2.Avoid Making Decisions When the Information Is Too Conflicting and Overwhelming
While this may sound contradictory to the previous point, having too much information can also be an issue when it comes to making good decisions. If your bulk of the information is complementary to each other, by all means, go ahead and make a good decision. However, when you have conflicting information that leaves you skeptical, you need to dig deeper and seek which information provides the most accuracy and value from all the information you have. If possible, delegate the work of analyzing information without overwhelming yourself and stressing out your mind.
3.Avoid Making Decisions Trying to Please Everyone
You can never make a good decision easily if you have an inherent need to please everybody. There will always be someone who does not like what you decide. Have some confidence in your mind’s ability to make decisions on what is the best for you and your life. While it is perfectly good to listen to other opinions in the information gather and evaluation stage, the final decision about anything that is important to you should be done by yourself. Do not get groups of people, even if they are your closest friends, to make final decisions about your life.
4.Avoid Making Decisions When the Stakeholders Have Vested Interests
A vested interest means a personal reason for doing something. More complex decisions in life often come with multiple stakeholders that influence your decision. When it comes to these types of situations, always avoid making decisions when there are people with vested interests influencing your way of thinking when making the decision. Vested interests can weigh down a decision, and can also be manipulative at times. Always do your research about the stakeholders and how your decision may affect them when you are involving stakeholders when making major decisions.
5.Avoid Decisions With Too Much or Too Little Emotional Attachment
When you have an emotional attachment to a possible decision, there are things like the fear of change that can hold you back. For example, you may avoid leaving your hometown for better opportunities because you do not want to leave the house you grew up in. That attachment can truly hinder your growth and success.

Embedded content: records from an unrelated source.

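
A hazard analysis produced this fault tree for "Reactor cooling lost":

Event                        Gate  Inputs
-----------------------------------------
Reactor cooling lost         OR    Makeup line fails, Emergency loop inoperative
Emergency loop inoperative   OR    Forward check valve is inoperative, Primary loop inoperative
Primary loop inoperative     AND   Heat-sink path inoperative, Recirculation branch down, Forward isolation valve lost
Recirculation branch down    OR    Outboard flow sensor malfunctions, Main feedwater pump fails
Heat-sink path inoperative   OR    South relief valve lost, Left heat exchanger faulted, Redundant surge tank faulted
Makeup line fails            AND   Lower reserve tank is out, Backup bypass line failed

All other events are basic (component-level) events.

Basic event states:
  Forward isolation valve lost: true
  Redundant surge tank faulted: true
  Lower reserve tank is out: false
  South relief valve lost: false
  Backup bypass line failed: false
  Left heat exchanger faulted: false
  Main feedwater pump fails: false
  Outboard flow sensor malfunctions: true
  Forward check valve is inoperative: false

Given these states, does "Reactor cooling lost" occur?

Makeup line fails [AND]: Lower reserve tank is out=not, Backup bypass line failed=not → not all inputs occur → does not occur.
Heat-sink path inoperative [OR]: South relief valve lost=not, Left heat exchanger faulted=not, Redundant surge tank faulted=occurs → at least one input occurs → occurs.
Recirculation branch down [OR]: Outboard flow sensor malfunctions=occurs, Main feedwater pump fails=not → at least one input occurs → occurs.
Primary loop inoperative [AND]: Heat-sink path inoperative=occurs, Recirculation branch down=occurs, Forward isolation valve lost=occurs → all inputs occur → occurs.
Emergency loop inoperative [OR]: Forward check valve is inoperative=not, Primary loop inoperative=occurs → at least one input occurs → occurs.
Reactor cooling lost [OR]: Makeup line fails=not, Emergency loop inoperative=occurs → at least one input occurs → occurs.

Yes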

On the other hand, having zero emotional attachment can also be damaging when it comes to decision-making. In that case, try to connect with someone who genuinely cares about the decision you are making, and have them give you feedback about the decision you are ultimately going to make.
Our mind is a beautiful mosaic of numerous properties, and it adds a vibrant and humane edge to every single decision we make. This is why our decisions are not always the most logical and strategic course of action at any given time. It is our mind that infuses emotion, feeling, and thought into our decisions. It wades through all our memories and experiences to reason our actions. The mind’s ability to imagine beyond the physical limitations further adds interest and excitement to our decision, often making them more innovative and powerful than the most logical course of action. It is the complexity and creativity of our mind that helps make our decisions innovative, varied, and unique—which can be flawed sometimes, but inherently and beautifully human.